Showing posts with label clean heart. Show all posts
Showing posts with label clean heart. Show all posts

Wednesday, November 6, 2013

Fulfilling the Law of Love

Infirmities are failures to keep the law of perfect obedience given to Adam in Eden. This law no man on earth can keep, since sin has impaired the powers of universal humanity.

Sins are offenses against the law of love, the law of Christ, which is thus epitomized by John, "And this is His commandment, that we should believe on the name of His Son Jesus Christ, and love one another" (I John iii. 23). Hence the Spirit convinces the world of sin, "because they believe not on Me." The sum total of God's commandments to men with the New Testament in their hands, is faith in Christ, attested by its proper fruits, good works. However dwarfed and shattered by sin that poor drunkard is, so long as he is this side of the gates of hell he is under the dispensation of the Holy Spirit, who imparts to him the gracious ability to repent of sin, and to trust, love, and obey the Lord Jesus. His refusal is sin. So long as he has any capacity for love, however small, that capacity is called his whole heart. The law of love says to him in tones of authority, "Thou shalt love the Lord thy God with all thy heart." Hence every one is under obligation to be evangelically perfect. Refusal to love with the whole heart is the ground of condemnation, and not inevitable failures in keeping the law of Adamic perfection.

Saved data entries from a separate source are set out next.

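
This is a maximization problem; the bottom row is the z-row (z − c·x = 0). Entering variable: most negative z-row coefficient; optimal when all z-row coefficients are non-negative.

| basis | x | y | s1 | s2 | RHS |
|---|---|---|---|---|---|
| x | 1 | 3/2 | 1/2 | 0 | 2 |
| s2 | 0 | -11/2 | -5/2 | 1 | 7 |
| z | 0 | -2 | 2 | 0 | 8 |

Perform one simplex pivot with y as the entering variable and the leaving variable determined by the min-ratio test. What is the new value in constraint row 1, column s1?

Ratio test on column y — row 1: 2/(3/2) = 4/3; row 2: entry -11/2 ≤ 0. Minimum is 4/3 at row 1 (x leaves); pivot element 3/2.
Divide row 1 by 3/2; eliminate column y from the other rows.
In the new row 1, the s1 entry is the old entry divided by the pivot: (1/2)/(3/2) = 1/3.

1/3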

Mile-Stone Papers, Part 1 Chapter 7.

Friday, December 7, 2012

A Special Mission

If I have any special mission in the afternoon of my life between this and sunset, it is to show to the Church the grave perils which will inevitably follow the abandonment of an intense spirituality and the neglect of the doctrinal truths which inspire this vigorous spiritual life. If the warning is heeded, doctrinal defections will he checked, and all our members will have an experimental realization that Jesus is Jehovah. Then will the weak ones become as David, and David as the angel of Jehovah in valor and strength. Then there will be at least one denomination that the devil will not laugh at and the world spit upon. It was Whitefield who wisely said that he "had rather have ten members wholly consecrated to God and filled with the Spirit, than five hundred that the devil laughs at in his sleeve." The world has an instinctive fear of the man who intensely believes the whole Bible from cover to cover, who is dead to the world and alive to God in every fibre and atom of his being, with every capacity filled and every power energized by the Holy Ghost. "Give me a hundred men," says Wesley, "who fear nothing but sin, and desire nothing but God, and I will shake the world; and I care not a straw whether they be clergymen or laymen; and such alone will overthrow the kingdom of Satan and build up the kingdom of God on earth." He got his hundred men, and he shook the world with an earthquake mightier than can be produced by a million of easy-going nominal Christians afraid of the Holy Ghost and apologizing for their own distinctive doctrines.

I wish I had power to reach every methodist on the round earth. I would say, cease living on the heroism of your fathers, quit glorying in numbers, sacrificing to statistics and burning incense to the general minutes; down upon your knees and seek and find for yourself the secret of the power of the fathers, a clean heart and the endowment of power from on high, then arise and unfurl the banner of salvation free and full and a common-sense theology, the beauty of which, as Joseph Cook says, is "that it can be preached." Then, in double-quick time, charge upon the hosts of sin and conquer the world for Christ. A Brahmin recently said to a Christian, "I have found you out. You are not as good as your book. If you Christians were as good as your book, you would in five years conquer India for Christ." Come, Holy Spirit, and so cleanse and fill us that we may be as good as our book!

— From The Gospel of the Comforter, Chapter 36.